– Крепись, дядюшка, – тихонько сказал имперский принц, чья борода также лоснилась от жира, как и бороды всех присутствовавших. – Они всё более и более будут уподобляться крокодилам… чудовищам, которым для умиротворения необходимо насытиться.
Насколько бы странным это ни показалось, их аппетит всё же ещё имел определённые пределы. Постанывая из-за раздувшихся животов, громко рыгая и ослабляя поясные ремни, лорды один за другим отрывались от чудовищной трапезы, постепенно сбредаясь в переговаривающиеся и обменивающиеся сплетнями кучки. Негромкое бормотание быстро превратилось в могучий ропот. Лица их были перемазаны жиром, в бородах запутались остатки пищи, но гримасы и жесты вновь взывали к ответам и объяснениям.
Оставшийся в живых экзальт-генерал Великой Ордалии поднял руку, призывая к тишине, и какое-то время дожидался, пока все разговоры, наконец, утихнут. Взор его, скользнувший по выпотрошенным тушам, лежащим на столах между ним и людьми, которых ему надлежало возглавить, предательски дрогнул. На остатках пиршества покоился череп с наполовину съеденным лицом. Пройас стиснул зубы, пытаясь унять жар, охвативший чресла.
– Анасуримбор Келлхус… – возгласил, наконец, Нерсей Пройас и, повинуясь какому-то, свойственному скорее скальдам, чутью, выдержал долгую паузу. – Наш Наисвятейший Аспект-Император повелел мне возглавить Великую Ордалию на оставшемся пути до Голготтерата.
Минуло лишь одно мгновение, а собравшиеся уже вскочили, выпрямившись во весь рост и вопя во весь голос. Неистовство охватило их, всех до единого, словно бы превратив благородное собрание в какого-то многоликого, но единосущного зверя, исторгающего из себя бешеные крики, полные тревоги и неверия.
Или почти единосущного, ибо князь Нурбану Зе, в одиночку, решительно протиснулся вперёд и, шагнув на пол Умбиликуса, яростно взревел прямо среди растерзанных туш:
– Нееет! Ожог поглотил Его! Мои люди видели это!
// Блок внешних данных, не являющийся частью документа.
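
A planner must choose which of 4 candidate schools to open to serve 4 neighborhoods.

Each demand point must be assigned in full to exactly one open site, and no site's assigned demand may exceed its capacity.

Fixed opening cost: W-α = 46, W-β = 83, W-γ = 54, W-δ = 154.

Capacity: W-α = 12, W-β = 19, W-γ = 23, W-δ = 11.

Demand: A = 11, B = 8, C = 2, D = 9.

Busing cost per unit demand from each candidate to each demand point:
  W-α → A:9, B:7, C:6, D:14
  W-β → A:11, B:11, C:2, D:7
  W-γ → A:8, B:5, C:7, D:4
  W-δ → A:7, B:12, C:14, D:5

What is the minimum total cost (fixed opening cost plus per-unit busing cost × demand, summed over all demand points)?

289

Open {W-α, W-γ}; cheapest assignment that respects the capacities:
  W-α (cap 12, load 11): A — cost 11×9 = 99
  W-γ (cap 23, load 19): B, C, D — cost 8×5 + 2×7 + 9×4 = 90
  Shipping 189, fixed 100 → total 289.
  Any other capacity-feasible assignment to {W-α, W-γ} ships for at least 189.
Compare {W-β, W-γ}: its best feasible assignment gives total 332.
Compare {W-α, W-β, W-γ}: its best feasible assignment gives total 362.
Every other set of open sites that can feasibly serve all demand totals ≥ 332 even under its best assignment. Minimum: 289.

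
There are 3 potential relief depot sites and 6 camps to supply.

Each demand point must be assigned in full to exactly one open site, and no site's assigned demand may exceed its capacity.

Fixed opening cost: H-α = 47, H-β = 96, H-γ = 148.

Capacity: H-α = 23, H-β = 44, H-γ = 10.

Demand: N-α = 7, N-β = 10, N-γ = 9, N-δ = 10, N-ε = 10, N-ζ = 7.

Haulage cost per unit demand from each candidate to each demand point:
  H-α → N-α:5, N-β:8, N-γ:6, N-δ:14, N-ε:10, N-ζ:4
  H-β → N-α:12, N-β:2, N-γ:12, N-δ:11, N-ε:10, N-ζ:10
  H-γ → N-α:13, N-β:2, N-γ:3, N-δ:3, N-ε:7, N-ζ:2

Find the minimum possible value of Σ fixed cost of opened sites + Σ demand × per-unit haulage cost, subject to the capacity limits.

Open {H-α, H-β}; cheapest assignment that respects the capacities:
  H-α (cap 23, load 23): N-α, N-γ, N-ζ — cost 7×5 + 9×6 + 7×4 = 117
  H-β (cap 44, load 30): N-β, N-δ, N-ε — cost 10×2 + 10×11 + 10×10 = 230
  Shipping 347, fixed 143 → total 490.
  Any other capacity-feasible assignment to {H-α, H-β} ships for at least 347.
Compare {H-α, H-β, H-γ}: its best feasible assignment gives total 558.
Compare {H-β, H-γ}: its best feasible assignment gives total 655.
Every other set of open sites that can feasibly serve all demand totals ≥ 558 even under its best assignment. Minimum: 490.

490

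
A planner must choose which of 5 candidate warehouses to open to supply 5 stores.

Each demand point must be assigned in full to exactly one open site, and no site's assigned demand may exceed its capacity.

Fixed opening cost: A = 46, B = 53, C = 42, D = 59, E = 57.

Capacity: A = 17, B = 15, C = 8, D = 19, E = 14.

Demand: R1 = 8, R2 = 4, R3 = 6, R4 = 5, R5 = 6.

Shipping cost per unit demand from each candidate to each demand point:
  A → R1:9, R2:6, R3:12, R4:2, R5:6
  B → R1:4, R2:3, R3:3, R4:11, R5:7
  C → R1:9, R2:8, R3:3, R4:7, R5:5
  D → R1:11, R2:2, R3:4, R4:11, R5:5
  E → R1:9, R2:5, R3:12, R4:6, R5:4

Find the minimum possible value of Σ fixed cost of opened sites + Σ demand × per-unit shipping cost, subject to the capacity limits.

Open {A, B}; cheapest assignment that respects the capacities:
  A (cap 17, load 15): R2, R4, R5 — cost 4×6 + 5×2 + 6×6 = 70
  B (cap 15, load 14): R1, R3 — cost 8×4 + 6×3 = 50
  Shipping 120, fixed 99 → total 219.
  Any other capacity-feasible assignment to {A, B} ships for at least 120.
Compare {A, D}: its best feasible assignment gives total 249.
Compare {A, B, C}: its best feasible assignment gives total 249.
Every other set of open sites that can feasibly serve all demand totals ≥ 249 even under its best assignment. Minimum: 219.

219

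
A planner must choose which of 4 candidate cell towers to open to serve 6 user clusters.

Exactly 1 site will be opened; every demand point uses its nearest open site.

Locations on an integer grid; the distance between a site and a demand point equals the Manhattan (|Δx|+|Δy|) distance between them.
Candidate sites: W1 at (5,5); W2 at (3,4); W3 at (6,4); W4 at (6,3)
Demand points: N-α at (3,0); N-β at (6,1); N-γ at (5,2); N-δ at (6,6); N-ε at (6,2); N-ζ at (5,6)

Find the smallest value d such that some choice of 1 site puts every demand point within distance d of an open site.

Open {W2}.
  Farthest demand point is N-β at distance 6 (to W2); all others are ≤ 6.
With {W4} the worst case is 6.
With {W1} the worst case is 7.
No size-1 selection achieves below 6.

6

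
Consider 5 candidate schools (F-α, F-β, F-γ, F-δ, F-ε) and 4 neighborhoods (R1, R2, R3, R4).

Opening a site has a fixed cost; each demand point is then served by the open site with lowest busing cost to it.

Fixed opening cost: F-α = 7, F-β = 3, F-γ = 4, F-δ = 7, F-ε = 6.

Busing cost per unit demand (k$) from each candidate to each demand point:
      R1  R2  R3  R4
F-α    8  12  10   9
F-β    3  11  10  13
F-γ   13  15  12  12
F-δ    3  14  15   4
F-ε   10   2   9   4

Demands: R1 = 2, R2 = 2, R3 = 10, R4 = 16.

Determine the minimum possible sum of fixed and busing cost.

Open {F-β, F-ε}: assign each demand point to its cheapest open site.
  R1→F-β 2×3=6, R2→F-ε 2×2=4, R3→F-ε 10×9=90, R4→F-ε 16×4=64
  busing cost 164, fixed 9 → total 173.
Compare {F-δ, F-ε}: busing cost 164 + fixed 13 = 177.
Compare {F-β, F-γ, F-ε}: busing cost 164 + fixed 13 = 177.
Compare {F-α, F-β, F-ε}: busing cost 164 + fixed 16 = 180.
All other subsets cost ≥ 177. Minimum total cost: 173.

173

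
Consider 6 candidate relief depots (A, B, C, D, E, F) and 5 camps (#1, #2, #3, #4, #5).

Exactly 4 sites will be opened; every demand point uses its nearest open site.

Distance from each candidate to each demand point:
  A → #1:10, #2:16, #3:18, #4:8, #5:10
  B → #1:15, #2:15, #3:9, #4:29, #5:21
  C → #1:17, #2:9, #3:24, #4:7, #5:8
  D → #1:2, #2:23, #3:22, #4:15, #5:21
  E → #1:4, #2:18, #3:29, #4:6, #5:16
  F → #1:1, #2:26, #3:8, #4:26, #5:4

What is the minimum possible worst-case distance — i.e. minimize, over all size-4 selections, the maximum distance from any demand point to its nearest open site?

9

Open {A, B, C, D}.
  Farthest demand point is #2 at distance 9 (to C); all others are ≤ 9.
With {A, B, C, E} the worst case is 9.
With {A, B, C, F} the worst case is 9.
No size-4 selection achieves below 9.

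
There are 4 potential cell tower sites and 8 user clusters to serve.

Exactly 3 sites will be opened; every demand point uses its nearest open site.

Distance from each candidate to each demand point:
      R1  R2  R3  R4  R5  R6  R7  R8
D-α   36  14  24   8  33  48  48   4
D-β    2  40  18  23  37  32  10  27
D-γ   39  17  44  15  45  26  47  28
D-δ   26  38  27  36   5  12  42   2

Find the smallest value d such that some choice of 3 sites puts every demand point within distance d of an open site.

18

Open {D-α, D-β, D-δ}.
  Farthest demand point is R3 at distance 18 (to D-β); all others are ≤ 18.
With {D-β, D-γ, D-δ} the worst case is 18.
With {D-α, D-β, D-γ} the worst case is 33.
No size-3 selection achieves below 18.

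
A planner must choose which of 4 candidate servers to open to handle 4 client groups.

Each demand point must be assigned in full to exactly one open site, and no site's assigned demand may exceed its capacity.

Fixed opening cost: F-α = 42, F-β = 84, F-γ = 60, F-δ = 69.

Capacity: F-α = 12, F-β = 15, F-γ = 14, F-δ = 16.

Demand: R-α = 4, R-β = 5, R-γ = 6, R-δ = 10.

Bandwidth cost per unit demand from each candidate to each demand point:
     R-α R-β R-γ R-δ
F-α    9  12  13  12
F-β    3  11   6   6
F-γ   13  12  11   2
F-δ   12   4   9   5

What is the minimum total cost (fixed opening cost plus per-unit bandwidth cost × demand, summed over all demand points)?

Open {F-β, F-γ}; cheapest assignment that respects the capacities:
  F-β (cap 15, load 15): R-α, R-β, R-γ — cost 4×3 + 5×11 + 6×6 = 103
  F-γ (cap 14, load 10): R-δ — cost 10×2 = 20
  Shipping 123, fixed 144 → total 267.
  Any other capacity-feasible assignment to {F-β, F-γ} ships for at least 123.
Compare {F-β, F-δ}: its best feasible assignment gives total 271.
Compare {F-γ, F-δ}: its best feasible assignment gives total 271.
Every other set of open sites that can feasibly serve all demand totals ≥ 271 even under its best assignment. Minimum: 267.

267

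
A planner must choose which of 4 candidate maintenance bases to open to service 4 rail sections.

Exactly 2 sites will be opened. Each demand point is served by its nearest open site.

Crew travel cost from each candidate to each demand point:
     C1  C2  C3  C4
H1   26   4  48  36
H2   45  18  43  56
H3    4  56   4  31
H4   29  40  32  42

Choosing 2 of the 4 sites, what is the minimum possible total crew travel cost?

43

Open {H1, H3}.
  C1→H3 4, C2→H1 4, C3→H3 4, C4→H3 31  ⇒ total 43.
Compare {H2, H3}: total 57.
Compare {H3, H4}: total 79.
No size-2 selection does better; minimum is 43.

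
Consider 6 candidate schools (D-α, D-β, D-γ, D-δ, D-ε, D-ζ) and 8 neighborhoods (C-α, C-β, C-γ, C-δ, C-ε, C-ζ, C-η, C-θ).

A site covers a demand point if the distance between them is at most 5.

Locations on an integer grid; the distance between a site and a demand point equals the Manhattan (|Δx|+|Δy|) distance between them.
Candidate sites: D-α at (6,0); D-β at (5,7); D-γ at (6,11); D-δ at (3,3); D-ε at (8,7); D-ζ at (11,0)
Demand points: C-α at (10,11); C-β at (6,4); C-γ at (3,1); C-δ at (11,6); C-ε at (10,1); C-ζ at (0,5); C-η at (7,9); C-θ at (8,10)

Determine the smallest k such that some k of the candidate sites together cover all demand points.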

Наступила тишина, но князь всё равно продолжал орать:
– Хоть Ожог и ослепил их, они видели, как это случилось!
Пройас, сердито сощурившись, нахмурился и открыл рот, но запнулся, словно бы позабыв, что хотел сказать, ибо Кайютас уже ринулся вперёд, вспрыгнув с обнажённым мечом в руке на ограждение ближайшего яруса. Клинок имперского принца вспыхнул ослепительно белым сиянием – режущим, кромсающим… и вот уже Нурбану Зе отупело стоит с полным неверия выражением на лице, а по сереющим в его бороде и одежде сальным ошмёткам струится горячая, алая кровь…
Смерть явилась кружащимся вихрем.
И в одно мгновение они все увидели вспыхнувшее, словно пламя в тёмной пещере, чудо божественного отца, воссиявшее в его сыне. Ни один человек не сумел бы сделать то, что Кайютас сейчас сделал. Только не человек.
Джеккийский князь повалился на спину, рухнув всем телом на грязные ковры. Пройас поднял взгляд и увидел, что лорды Ордалии хохочут и орут, заходясь то ли в каком-то бесноватом одобрении, то ли в полном безумия ликовании. А затем взор его зацепился за истекающие кровью искромсанные останки Нурбану Зе, и экзальт-генерал вдруг почувствовал, что в уголках его рта скапливается слюна.
Он высоко воздел руки, словно бы купаясь в обрушивавшемся на него восторженном экстазе, а затем резко двинул бёдрами, будто вгоняя своё изогнувшееся от прилива крови естество прямо в это гомонящее и хрипящее буйство. Коурас Нантилла выл, пуская тягучие нити слюны из чёрного провала рта. Гриммель же и вовсе жадно сжимал и тискал свою мужественность прямо через ткань оттопырившегося килта.
Кайютас, как-то странно сутулясь и моргая, стоял над телом Нурбану Зе, будто бы не вполне осознавая, что именно он только что сделал. Кровь мертвеца перепачкала его сильнее, чем остатки трапезы, изукрасив нимилевый хауберк принца маково-алыми пятнами, сочетавшимися в узор, напоминающий гребень враку…
Пройасу немного доводилось видеть на свете чего-то, настолько же прекрасного. И соблазнительного.
Кайютас встретился с ним взглядом, а затем, словно бы вспомнив нечто совершенно обыденное, вышел из ступора и, резко повернувшись к Пройасу, высоко поднял руку, приветствуя его. Однако же всё тело имперского принца содрогалось при этом от чего-то такого, что овладело им в гораздо большей мере, нежели на это способно обычное ликование.